Der Beklagte ist zum Termin vom 16. Juli 1998 ordnungsgemäß geladen worden. In der mündlichen Verhandlung war er nicht vertreten. Da er hiergegen nichts vorträgt, ist seine sofortige Beschwerde gegen die Entscheidung des Berufungsgerichts unbegründet.
Für die Säumnis im Termin vom 16. Juli 1998 ist ohne Bedeutung, ob das Vorbringen der Klägerin zur Begründung der Klage die geltend gemachte Rechtsfolge rechtfertigt und im Termin vom 12. Mai 1998 gegen den Beklagten durch Versäumnisurteil erkannt werden durfte (§ 331 Abs. 2 ZPO).

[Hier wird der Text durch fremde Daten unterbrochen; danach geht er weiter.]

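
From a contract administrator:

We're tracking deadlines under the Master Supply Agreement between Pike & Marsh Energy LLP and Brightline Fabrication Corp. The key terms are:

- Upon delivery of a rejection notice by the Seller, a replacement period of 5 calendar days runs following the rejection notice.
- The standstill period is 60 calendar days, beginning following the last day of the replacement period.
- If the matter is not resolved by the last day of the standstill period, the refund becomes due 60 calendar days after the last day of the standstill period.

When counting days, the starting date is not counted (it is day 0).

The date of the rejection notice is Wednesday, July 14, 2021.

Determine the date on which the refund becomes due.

The last day of the replacement period: 5 calendar days after July 14, 2021 is July 19, 2021.
Adding 60 calendar days to July 19, 2021 gives September 17, 2021, which is the last day of the standstill period.
The date on which the refund becomes due: September 17, 2021 + 60 days = November 16, 2021.

November 16, 2021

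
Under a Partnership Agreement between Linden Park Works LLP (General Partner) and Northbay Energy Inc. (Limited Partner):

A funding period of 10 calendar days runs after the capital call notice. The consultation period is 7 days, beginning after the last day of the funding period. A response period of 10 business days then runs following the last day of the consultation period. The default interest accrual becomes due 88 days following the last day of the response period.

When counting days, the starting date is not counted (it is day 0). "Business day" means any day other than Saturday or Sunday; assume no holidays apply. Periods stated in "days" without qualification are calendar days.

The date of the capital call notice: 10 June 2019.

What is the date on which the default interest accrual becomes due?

7 October 2019

The last day of the funding period: 10 June 2019 + 10 days = 20 June 2019.
Adding 7 calendar days to 20 June 2019 gives 27 June 2019, which is the last day of the consultation period.
The last day of the response period: 10 business days after Thursday, 27 June 2019, skipping weekends — Jun 28, Jul 1, Jul 2, Jul 3, Jul 4, Jul 5, Jul 8, Jul 9, Jul 10, Jul 11 — lands on Thursday, 11 July 2019.
The date on which the default interest accrual becomes due: 88 calendar days after 11 July 2019 is 7 October 2019.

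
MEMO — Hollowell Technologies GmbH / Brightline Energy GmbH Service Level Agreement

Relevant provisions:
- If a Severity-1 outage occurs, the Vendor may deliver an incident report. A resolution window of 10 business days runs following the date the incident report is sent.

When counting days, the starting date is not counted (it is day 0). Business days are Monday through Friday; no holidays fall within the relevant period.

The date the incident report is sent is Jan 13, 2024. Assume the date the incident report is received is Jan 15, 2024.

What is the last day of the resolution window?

From Saturday, Jan 13, 2024, 10 business days (Jan 15, Jan 16, Jan 17, Jan 18, Jan 19, Jan 22, Jan 23, Jan 24, Jan 25, Jan 26, skipping weekends) brings us to Friday, Jan 26, 2024, which is the last day of the resolution window.

Jan 26, 2024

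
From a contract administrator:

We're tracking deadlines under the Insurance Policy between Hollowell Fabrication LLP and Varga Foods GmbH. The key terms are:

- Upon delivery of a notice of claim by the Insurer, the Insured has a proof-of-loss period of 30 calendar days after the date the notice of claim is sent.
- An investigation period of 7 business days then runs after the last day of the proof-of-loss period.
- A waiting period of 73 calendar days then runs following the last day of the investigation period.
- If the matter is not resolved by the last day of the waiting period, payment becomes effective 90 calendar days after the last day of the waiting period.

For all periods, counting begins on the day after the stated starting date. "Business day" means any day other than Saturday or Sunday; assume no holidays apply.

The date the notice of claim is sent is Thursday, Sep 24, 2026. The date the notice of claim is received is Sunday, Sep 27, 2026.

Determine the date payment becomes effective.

Apr 15, 2027

The last day of the proof-of-loss period: 30 calendar days after Sep 24, 2026 is Oct 24, 2026.
The last day of the investigation period: 7 business days after Saturday, Oct 24, 2026, skipping weekends — Oct 26, Oct 27, Oct 28, Oct 29, Oct 30, Nov 2, Nov 3 — lands on Tuesday, Nov 3, 2026.
The last day of the waiting period: Nov 3, 2026 + 73 days = Jan 15, 2027.
Adding 90 calendar days to Jan 15, 2027 gives Apr 15, 2027, which is the date payment becomes effective.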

1. Insoweit verhält es sich anders als bei einem Vollstreckungsbescheid. Dieser steht nach § 700 Abs. 1 ZPO einem für vorläufig vollstreckbar erklärten Versäumnisurteil gleich. Ist der Beklagte in dem zur mündlichen Verhandlung über seinen Einspruch gegen den Vollstreckungsbescheid bestimmten Termin säumig, darf der Einspruch gegen den Vollstreckungsbescheid anders als der Einspruch gegen ein Versäumnisurteil nur dann gemäß § 345 ZPO verworfen werden, wenn die in § 331 Abs. 1, Abs. 2 1. Halbsatz ZPO für eine Entscheidung durch Versäumnisurteil bestimmten Voraussetzungen vorlagen (§ 700 Abs. 6 ZPO). Die Prüfung der Schlüssigkeit der Klage und der Zulässigkeit des Erlasses des Vollstreckungsbescheids sind in dem zur mündlichen Verhandlung bestimmten Termin trotz Säumnis des Beklagten nachzuholen. Das findet seinen Grund darin, daß eine richterliche Prüfung der vollstreckbaren Entscheidung bis dahin nicht stattgefunden hat (MünchKomm-ZPO/Prütting, § 345 Rdn. 15; Löwe, ZZP 83 (1970), 266 ff; BT-Drucks. 7/2729 S. 103). Sofern diese Prüfung zu dem Ergebnis führt, daß die Voraussetzungen für den Erlaß eines Vollstreckungsbescheids nicht vorlagen, ist der Vollstreckungsbescheid trotz Säumnis des Beklagten im Termin zur mündlichen Verhandlung aufzuheben, § 700 Abs. 6 Halbs. 2 ZPO.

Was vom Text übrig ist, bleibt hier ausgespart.